Like the late Richard Feynman, Tim Leary and other men of science who knew a good time when they saw it, there is a pronounced twinkle in Kirk's eyes. Asked about a tattoo of a mouse on his left arm, he proudly revealed his most recent skin art, a colorful tattoo on his right shoulder of a cartoon agave worm found on bottles of mescal.

Kirk likes to tell a story about some fishermen who don't want to fish where everyone else does, so they take off in the woods and find a shore and a sandbar where they have such a wonderful time that they resolve to come back and stay longer. They do, but realize they forgot to pack lunches, so they find a house up the road and ask the woman there to sell them a couple of sandwiches. They're good ones, so they buy sandwiches from her every time they come back.

They bring friends, who tell other friends, and soon the sandwich lady is also selling bait and tackle, baby-sitting and making a full-time business out of it. Then people start staying overnight so she builds a hotel. "The story goes on and after a while it's like Waikiki Beach," Kirk said, going on to liken the development to a religion which, no matter how inspired in inception, ultimately winds up being taken over by traditions and rules.

"That's what some people call 'the routinization of charisma.' And that's what we consistently find. Anything that's really exciting, really out of the ordinary and not everyday, to be out of the ordinary has to refuse to deal with the details of everyday life.

"Everybody wants to avoid the other tourists. Tourists are embarrassing to have around you, especially if you're an American. But, then again, there's that funny foreign food which might hurt you and certainly looks weird. So the ideal travel would be to explore someplace nobody's ever been before, but have your house with you. That paradox, I think, is what makes leisure time, that we are trying to get away and bring it with us," he said.

The reason we need leisure time, he said, is because deep down we're natural slackers who don't like responsibility.

"I think we have an urge to be disreputable and unreliable. That's as close to a universal human instinct as I can think. Everybody wants to break loose, get away, escape. I think anything that's disreputable or illegal has an appeal, not just to teen-agers, but to everybody. You want to explore other parts of yourself. That's one of our roots, one of our connections to the earth, that little voice in our heads that is urging us to drop the valuable crockery we just bought, or jump off the roof or run away.

"I think leisure and play is our name for the stuff we'll tolerate. Any 'getting away' that is not leisure or play we dignify with the name crime. Drug abuse is one example, as is running away from the wife and child you have to support, or the parents or the job," he said.


Kirk started in higher education as a math major, but says he took up sociology because he felt "all the interesting questions that needed new mathematics were in this area."
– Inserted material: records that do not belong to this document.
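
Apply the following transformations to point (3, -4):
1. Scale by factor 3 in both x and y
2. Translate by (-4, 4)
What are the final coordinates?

Step 1: Scale (3, -4) by 3 → (9, -12)
Step 2: Translate by (-4, 4) → (5, -8)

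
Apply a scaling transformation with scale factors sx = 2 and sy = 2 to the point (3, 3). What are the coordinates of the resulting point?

Scaling matrix:
[[2, 0], [0, 2]]
Result: (3 × 2, 3 × 2) = (6, 6)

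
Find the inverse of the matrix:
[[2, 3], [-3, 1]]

For [[a,b],[c,d]], inverse = (1/det)·[[d,-b],[-c,a]]
det = (2)(1) - (3)(-3) = 2 - -9 = 11
Inverse = (1/11)·[[1, -3], [3, 2]]
= [[1/11, -3/11], [3/11, 2/11]]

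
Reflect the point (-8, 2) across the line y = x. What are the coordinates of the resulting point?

Reflection across line y = x: (-8, 2) → (2, -8)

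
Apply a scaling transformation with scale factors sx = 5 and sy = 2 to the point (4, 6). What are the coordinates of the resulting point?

Scaling matrix:
[[5, 0], [0, 2]]
Result: (4 × 5, 6 × 2) = (20, 12)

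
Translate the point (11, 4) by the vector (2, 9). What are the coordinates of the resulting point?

Translation by (2, 9) (homogeneous matrix [[1, 0, 2], [0, 1, 9], [0, 0, 1]]):
x' = 11 + 2 = 13
y' = 4 + 9 = 13
Result: (13, 13)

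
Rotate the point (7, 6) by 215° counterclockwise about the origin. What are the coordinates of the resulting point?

Rotation matrix for 215°: [[cos 215°, -sin 215°], [sin 215°, cos 215°]] ≈ [[-0.819152, 0.573576], [-0.573576, -0.819152]]
[[-0.819152, 0.573576], [-0.573576, -0.819152]] × [7, 6]ᵀ ≈ [-2.2926, -8.9299]ᵀ
Result: (-2.2926, -8.9299)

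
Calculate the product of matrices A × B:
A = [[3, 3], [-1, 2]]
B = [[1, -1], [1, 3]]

Matrix multiplication:
C[0][0] = 3×1 + 3×1 = 6
C[0][1] = 3×-1 + 3×3 = 6
C[1][0] = -1×1 + 2×1 = 1
C[1][1] = -1×-1 + 2×3 = 7
Result: [[6, 6], [1, 7]]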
He defines sociology as "the study of life, which could get me confused with a biologist. But when I say, 'How's your life going?' or 'That's life,' I don't mean medically. I mean work and play, love and hate, friends, acquaintances business partners and all that."

Born in Milwaukee, he spent a lot of time moving as an Army brat and going to a variety of colleges before settling at UCI in 1966. It's no great surprise that he lives in the county's most laid-back town, Laguna Beach.

Before coming to California, he'd studied social problems among the civil rights movement in the South. He landed out here just in time to study the burgeoning youth drug culture (Kirk says he was the first to coin the word "trip" to describe the drug experience). Since then he's directed his studies at everyone from Polynesians to skinheads.

His interest in what leisure time means to people, he said, "started with me teasing some of my students for getting their doctorate and going to work when they're supposed to know that play is more important than work. Finally I said it enough that I had to put up or shut up, and wrote a couple of papers and got a grant on leisure."